What inspired your poem “Westward Expansion”?

I was in Kentucky last summer for a residency and had forty-five random books on hand. Topics included the history of stained glass, New World immigration patterns, the 1927 flood of the Mississippi, medieval prostitution, Roman canal systems, and so on. I simply wrote something like a thousand phrases or ideas down in a notebook. This poem came from those notes—and from living in Tucson 10 years ago.

Tell us about your writing process—either generally or specifically with regard to the birth and development of this poem.

Like how I used to train when I was runner—periodization. September through December, I take off from writing. January through early March, I just do random lines or shit drafts, note-taking, and so on. April I taper down. May through August I really go on a tear, revisiting those early lines, cannibalizing old poems, looking at notes.

If you painted this poem, what colors would you use?

A blue and yellow so bright that it induces nausea. Before I lived in the Southwest, I never thought I’d resent the sun.

What books have had the most impact on your writing?

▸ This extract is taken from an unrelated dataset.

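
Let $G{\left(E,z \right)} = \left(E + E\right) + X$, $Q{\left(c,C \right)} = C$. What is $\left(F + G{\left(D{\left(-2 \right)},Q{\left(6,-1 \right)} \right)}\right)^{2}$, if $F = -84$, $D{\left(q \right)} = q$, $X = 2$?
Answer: $7396$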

Well, forty-five of them for this project, but generally speaking, all of Denis Johnson’s poetry, Frank Stanford’s The Battlefield Where The Moon Says I Love You, and anything by Whitman, William Carlos Williams, John Clare, and Jon Anderson. Anything that, as de Tocqueville said of American poetry, “would be of the future.” And as an ancillary—what Williams says in I Wanted To Write A Poem about how Eliot and Pound had more learning than he did, but they were always looking backwards while he wanted to look forward—that’s what I aspire to and where I’ve failed so often as a writer.